Global financial services firm Morgan Stanley has agreed to pay a $1 million penalty for failure to safeguard customer data, the U.S. Securities and Exchange Commission (SEC) said on Wednesday. According to a statement by the SEC, the Wall Street bank violated a federal regulation – known as the “Safeguards Rule” – by failing to adopt federally required written policies and procedures reasonably designed to protect customer data. As a result, former financial advisor Galen Marsh was able to gain access to confidential information and transfer client data from an estimated 730,000 accounts to his personal server from 2011 to 2014. His personal server was ultimately hacked by third parties, the regulator said, and details of about 900 accounts were later released online:
“A likely third-party hack of Marsh’s personal server resulted in portions of the confidential data being posted on the Internet with offers to sell larger quantities,” the SEC said.
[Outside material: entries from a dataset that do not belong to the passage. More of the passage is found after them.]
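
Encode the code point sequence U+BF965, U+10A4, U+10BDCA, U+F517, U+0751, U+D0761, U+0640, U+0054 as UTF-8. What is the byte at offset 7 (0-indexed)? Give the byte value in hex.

0xF4

U+BF965 → 4-byte form F2 BF A5 A5 at offsets 0–3.
U+10A4 → 3-byte form E1 82 A4 at offsets 4–6.
U+10BDCA → 4-byte form F4 8B B7 8A at offsets 7–10.
Offset 7 falls in char 3's range; it's byte 1 of F4 8B B7 8A = 0xF4.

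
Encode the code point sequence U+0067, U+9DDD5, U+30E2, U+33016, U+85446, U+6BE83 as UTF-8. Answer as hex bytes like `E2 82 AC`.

67 F2 9D B7 95 E3 83 A2 F0 B3 80 96 F2 85 91 86 F1 AB BA 83

U+0067: 1-byte form → 67.
U+9DDD5: 4-byte form → F2 9D B7 95.
U+30E2: 3-byte form → E3 83 A2.
U+33016: 4-byte form → F0 B3 80 96.
U+85446: 4-byte form → F2 85 91 86.
U+6BE83: 4-byte form → F1 AB BA 83.
Concatenated (20 bytes): 67 F2 9D B7 95 E3 83 A2 F0 B3 80 96 F2 85 91 86 F1 AB BA 83.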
In a separate SEC order, Marsh was barred from the industry for five years. In December, he was criminally convicted for the breach and was sentenced to three years probation, and ordered to pay $600,000 in restitution. Marsh reportedly conducted about 6,000 unauthorized researches on the bank’s computer system, taking client names, addresses and phone numbers, as well as account numbers, fixed-income investment information and account values. Although the bank did not admit or deny the offense, Morgan Stanley spokesman Jim Wiggins told Bloomberg the firm is pleased to settle the matter. Wiggins added the bank “worked quickly to protect affected clients by changing account numbers and offering credit monitoring and identity theft protection services.”